Han pasado diez años y me he acostumbrado a prescindir de la memoria. Antiguamente pensaba que Dios no tenía nombre ni rostro, pero ahora estoy colmado de las imágenes que proyectan en la iglesia. Ya no tengo achaques y me siento como Benjamin Button. El año pasado murió mi hijo, pero no tengo tiempo para recordarlo. Me inscribí para una corrida organizada por la Municipalidad de Viña del Mar. Me compré unas zapatillas Nike que me hacen volar por las calles. Repito mecánicamente las líneas bajo las imágenes de la pantalla. Dios es un hombre de barba, muy agradable. El rayo me energiza nuevamente. Percibo muchos mensajes y me camuflo usando ropa de moda. Antes era un viejo de mierda, pero ahora la gente me acepta y me incorpora a sus fiestas. Ni me acuerdo del pasado, tampoco leo libros. Rigurosamente bebo la pócima color café, parece que la felicidad aniquila mis recuerdos.
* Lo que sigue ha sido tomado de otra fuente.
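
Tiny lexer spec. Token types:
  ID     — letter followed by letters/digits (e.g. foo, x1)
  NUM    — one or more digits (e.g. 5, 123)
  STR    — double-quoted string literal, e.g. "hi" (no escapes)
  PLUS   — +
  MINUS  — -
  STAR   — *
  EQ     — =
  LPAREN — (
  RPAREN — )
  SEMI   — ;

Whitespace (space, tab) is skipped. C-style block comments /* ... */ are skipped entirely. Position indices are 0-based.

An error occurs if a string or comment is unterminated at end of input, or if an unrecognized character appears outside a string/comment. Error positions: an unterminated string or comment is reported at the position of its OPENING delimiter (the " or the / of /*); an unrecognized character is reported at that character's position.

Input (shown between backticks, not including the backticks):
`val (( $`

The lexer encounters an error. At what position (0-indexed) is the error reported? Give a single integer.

pos=0: emit ID 'val' (now at pos=3)
pos=4: emit LPAREN '('
pos=5: emit LPAREN '('
pos=7: ERROR — unrecognized char '$'

Answer: 7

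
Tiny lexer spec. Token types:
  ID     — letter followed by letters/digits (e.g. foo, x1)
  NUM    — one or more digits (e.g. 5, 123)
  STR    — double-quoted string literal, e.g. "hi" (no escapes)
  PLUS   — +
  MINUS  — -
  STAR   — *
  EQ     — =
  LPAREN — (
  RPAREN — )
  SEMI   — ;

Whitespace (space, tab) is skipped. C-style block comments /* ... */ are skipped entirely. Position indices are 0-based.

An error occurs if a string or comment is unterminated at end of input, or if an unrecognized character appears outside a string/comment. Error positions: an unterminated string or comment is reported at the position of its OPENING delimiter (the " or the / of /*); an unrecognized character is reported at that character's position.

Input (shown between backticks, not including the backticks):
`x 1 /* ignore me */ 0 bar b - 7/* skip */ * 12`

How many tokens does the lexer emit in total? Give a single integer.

pos=0: emit ID 'x' (now at pos=1)
pos=2: emit NUM '1' (now at pos=3)
pos=4: enter COMMENT mode (saw '/*')
exit COMMENT mode (now at pos=19)
pos=20: emit NUM '0' (now at pos=21)
pos=22: emit ID 'bar' (now at pos=25)
pos=26: emit ID 'b' (now at pos=27)
pos=28: emit MINUS '-'
pos=30: emit NUM '7' (now at pos=31)
pos=31: enter COMMENT mode (saw '/*')
exit COMMENT mode (now at pos=41)
pos=42: emit STAR '*'
pos=44: emit NUM '12' (now at pos=46)
DONE. 9 tokens: [ID, NUM, NUM, ID, ID, MINUS, NUM, STAR, NUM]

Answer: 9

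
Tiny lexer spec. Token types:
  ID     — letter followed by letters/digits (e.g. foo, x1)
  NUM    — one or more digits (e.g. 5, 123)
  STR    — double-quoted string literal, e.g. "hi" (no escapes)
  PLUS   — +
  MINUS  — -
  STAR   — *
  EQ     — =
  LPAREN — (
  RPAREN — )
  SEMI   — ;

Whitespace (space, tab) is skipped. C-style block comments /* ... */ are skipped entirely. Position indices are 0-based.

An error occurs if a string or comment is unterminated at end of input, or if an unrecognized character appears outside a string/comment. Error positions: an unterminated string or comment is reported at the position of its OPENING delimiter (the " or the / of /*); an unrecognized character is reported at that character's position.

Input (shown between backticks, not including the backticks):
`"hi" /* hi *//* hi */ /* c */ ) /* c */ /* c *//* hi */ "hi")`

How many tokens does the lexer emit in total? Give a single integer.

pos=0: enter STRING mode
pos=0: emit STR "hi" (now at pos=4)
pos=5: enter COMMENT mode (saw '/*')
exit COMMENT mode (now at pos=13)
pos=13: enter COMMENT mode (saw '/*')
exit COMMENT mode (now at pos=21)
pos=22: enter COMMENT mode (saw '/*')
exit COMMENT mode (now at pos=29)
pos=30: emit RPAREN ')'
pos=32: enter COMMENT mode (saw '/*')
exit COMMENT mode (now at pos=39)
pos=40: enter COMMENT mode (saw '/*')
exit COMMENT mode (now at pos=47)
pos=47: enter COMMENT mode (saw '/*')
exit COMMENT mode (now at pos=55)
pos=56: enter STRING mode
pos=56: emit STR "hi" (now at pos=60)
pos=60: emit RPAREN ')'
DONE. 4 tokens: [STR, RPAREN, STR, RPAREN]

Answer: 4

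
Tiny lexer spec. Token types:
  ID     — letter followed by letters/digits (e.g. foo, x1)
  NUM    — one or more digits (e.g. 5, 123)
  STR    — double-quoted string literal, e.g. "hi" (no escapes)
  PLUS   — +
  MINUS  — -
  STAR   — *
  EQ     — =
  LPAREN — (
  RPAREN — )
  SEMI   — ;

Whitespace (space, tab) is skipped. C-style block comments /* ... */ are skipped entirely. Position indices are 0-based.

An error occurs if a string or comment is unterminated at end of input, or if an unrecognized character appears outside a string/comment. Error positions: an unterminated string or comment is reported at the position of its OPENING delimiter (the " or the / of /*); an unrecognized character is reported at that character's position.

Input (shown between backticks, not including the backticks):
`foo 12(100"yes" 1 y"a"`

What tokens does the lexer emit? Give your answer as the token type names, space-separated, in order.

pos=0: emit ID 'foo' (now at pos=3)
pos=4: emit NUM '12' (now at pos=6)
pos=6: emit LPAREN '('
pos=7: emit NUM '100' (now at pos=10)
pos=10: enter STRING mode
pos=10: emit STR "yes" (now at pos=15)
pos=16: emit NUM '1' (now at pos=17)
pos=18: emit ID 'y' (now at pos=19)
pos=19: enter STRING mode
pos=19: emit STR "a" (now at pos=22)
DONE. 8 tokens: [ID, NUM, LPAREN, NUM, STR, NUM, ID, STR]

Answer: ID NUM LPAREN NUM STR NUM ID STR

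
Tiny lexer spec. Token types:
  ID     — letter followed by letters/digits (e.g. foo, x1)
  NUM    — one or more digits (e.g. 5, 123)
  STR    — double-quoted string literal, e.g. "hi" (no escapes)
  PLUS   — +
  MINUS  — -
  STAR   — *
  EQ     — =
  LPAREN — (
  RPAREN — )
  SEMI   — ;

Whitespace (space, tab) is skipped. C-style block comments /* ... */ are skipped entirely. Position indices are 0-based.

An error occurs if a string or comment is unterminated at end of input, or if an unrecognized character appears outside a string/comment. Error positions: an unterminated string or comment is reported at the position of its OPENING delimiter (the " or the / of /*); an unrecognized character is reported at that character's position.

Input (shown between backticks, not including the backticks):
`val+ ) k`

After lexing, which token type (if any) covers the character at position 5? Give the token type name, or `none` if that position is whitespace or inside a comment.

pos=0: emit ID 'val' (now at pos=3)
pos=3: emit PLUS '+'
pos=5: emit RPAREN ')'
pos=7: emit ID 'k' (now at pos=8)
DONE. 4 tokens: [ID, PLUS, RPAREN, ID]
Position 5: char is ')' -> RPAREN

Answer: RPAREN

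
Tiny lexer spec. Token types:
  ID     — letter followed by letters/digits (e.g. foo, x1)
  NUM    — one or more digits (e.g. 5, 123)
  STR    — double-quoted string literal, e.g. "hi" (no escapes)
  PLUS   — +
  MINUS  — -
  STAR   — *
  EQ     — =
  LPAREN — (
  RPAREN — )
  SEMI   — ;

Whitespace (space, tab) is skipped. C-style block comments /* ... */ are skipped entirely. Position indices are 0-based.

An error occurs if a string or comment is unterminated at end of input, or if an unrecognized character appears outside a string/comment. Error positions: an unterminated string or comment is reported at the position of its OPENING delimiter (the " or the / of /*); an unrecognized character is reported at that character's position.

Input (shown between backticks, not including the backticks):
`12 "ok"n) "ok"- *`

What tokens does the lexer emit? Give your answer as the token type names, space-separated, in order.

Answer: NUM STR ID RPAREN STR MINUS STAR

Derivation:
pos=0: emit NUM '12' (now at pos=2)
pos=3: enter STRING mode
pos=3: emit STR "ok" (now at pos=7)
pos=7: emit ID 'n' (now at pos=8)
pos=8: emit RPAREN ')'
pos=10: enter STRING mode
pos=10: emit STR "ok" (now at pos=14)
pos=14: emit MINUS '-'
pos=16: emit STAR '*'
DONE. 7 tokens: [NUM, STR, ID, RPAREN, STR, MINUS, STAR]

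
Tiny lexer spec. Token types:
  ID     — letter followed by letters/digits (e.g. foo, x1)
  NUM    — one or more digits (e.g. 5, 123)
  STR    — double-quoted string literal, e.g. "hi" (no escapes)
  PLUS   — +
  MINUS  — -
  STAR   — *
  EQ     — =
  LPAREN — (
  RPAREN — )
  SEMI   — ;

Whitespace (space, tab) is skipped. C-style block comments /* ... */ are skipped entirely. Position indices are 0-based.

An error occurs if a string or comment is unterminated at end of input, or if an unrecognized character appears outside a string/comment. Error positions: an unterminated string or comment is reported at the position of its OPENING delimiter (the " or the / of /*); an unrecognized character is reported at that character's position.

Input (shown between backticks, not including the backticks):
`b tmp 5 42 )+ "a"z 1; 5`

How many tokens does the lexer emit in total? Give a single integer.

pos=0: emit ID 'b' (now at pos=1)
pos=2: emit ID 'tmp' (now at pos=5)
pos=6: emit NUM '5' (now at pos=7)
pos=8: emit NUM '42' (now at pos=10)
pos=11: emit RPAREN ')'
pos=12: emit PLUS '+'
pos=14: enter STRING mode
pos=14: emit STR "a" (now at pos=17)
pos=17: emit ID 'z' (now at pos=18)
pos=19: emit NUM '1' (now at pos=20)
pos=20: emit SEMI ';'
pos=22: emit NUM '5' (now at pos=23)
DONE. 11 tokens: [ID, ID, NUM, NUM, RPAREN, PLUS, STR, ID, NUM, SEMI, NUM]

Answer: 11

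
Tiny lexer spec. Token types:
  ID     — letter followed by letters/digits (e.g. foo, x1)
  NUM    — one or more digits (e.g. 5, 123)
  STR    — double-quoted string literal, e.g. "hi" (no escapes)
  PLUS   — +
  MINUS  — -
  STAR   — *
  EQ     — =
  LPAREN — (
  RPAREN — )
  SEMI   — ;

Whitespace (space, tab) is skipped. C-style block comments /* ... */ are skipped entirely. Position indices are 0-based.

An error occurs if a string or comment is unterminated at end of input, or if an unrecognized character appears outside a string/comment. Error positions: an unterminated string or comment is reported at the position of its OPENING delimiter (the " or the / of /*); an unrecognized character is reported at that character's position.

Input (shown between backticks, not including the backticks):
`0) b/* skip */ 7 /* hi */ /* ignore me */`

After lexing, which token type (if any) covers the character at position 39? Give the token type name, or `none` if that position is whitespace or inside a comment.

Answer: none

Derivation:
pos=0: emit NUM '0' (now at pos=1)
pos=1: emit RPAREN ')'
pos=3: emit ID 'b' (now at pos=4)
pos=4: enter COMMENT mode (saw '/*')
exit COMMENT mode (now at pos=14)
pos=15: emit NUM '7' (now at pos=16)
pos=17: enter COMMENT mode (saw '/*')
exit COMMENT mode (now at pos=25)
pos=26: enter COMMENT mode (saw '/*')
exit COMMENT mode (now at pos=41)
DONE. 4 tokens: [NUM, RPAREN, ID, NUM]
Position 39: char is '*' -> none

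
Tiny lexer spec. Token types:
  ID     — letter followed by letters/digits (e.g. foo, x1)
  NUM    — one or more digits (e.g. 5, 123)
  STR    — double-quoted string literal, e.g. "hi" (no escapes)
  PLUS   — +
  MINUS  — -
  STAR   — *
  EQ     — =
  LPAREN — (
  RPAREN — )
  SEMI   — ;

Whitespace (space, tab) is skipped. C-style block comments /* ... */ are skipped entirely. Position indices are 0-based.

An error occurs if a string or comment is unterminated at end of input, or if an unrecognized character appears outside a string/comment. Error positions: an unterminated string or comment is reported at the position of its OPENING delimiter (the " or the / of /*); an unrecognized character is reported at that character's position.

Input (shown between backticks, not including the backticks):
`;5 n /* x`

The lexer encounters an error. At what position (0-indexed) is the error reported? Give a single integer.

pos=0: emit SEMI ';'
pos=1: emit NUM '5' (now at pos=2)
pos=3: emit ID 'n' (now at pos=4)
pos=5: enter COMMENT mode (saw '/*')
pos=5: ERROR — unterminated comment (reached EOF)

Answer: 5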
Hoy asistí al funeral de mi nieto. Todos lloraban desconsoladamente y recordaban episodios que escapaban de mi memoria. Mi hija había tomado el lugar que siempre ocupaba el cura y su discurso eran sólo palabras que se sucedían una tras otra. Prefería las imágenes de los domingos, aunque de verdad no tenía idea qué significaban. Intenté recordar los episodios representados en los cuadros de la iglesia, pero tampoco me interesaban demasiado. La muerte parecía ser fuente de sufrimiento para mi familia, de verdad no los entendía. En la televisión no existían los viejos y la muerte era un tema vedado. Hoy mismo me tocaba noche de baile. La discoteca tiene una barra hermosa llena de tragos de distintas marcas y colores. Me siento al lado de una chica idéntica a la de las películas. Intento entablar conversación y no encuentro palabras. Tampoco tengo nada que decirle. Miro la hora en mi Omega y quedo suspendido en un espacio sin tiempo. Estoy aburrido de tomar Coca-Cola y asistir a misa. Mi salud está impecable, pero la felicidad se ha tornado eterna. Estoy paralizado. Tengo terror a quedarme solo y no recordar nada.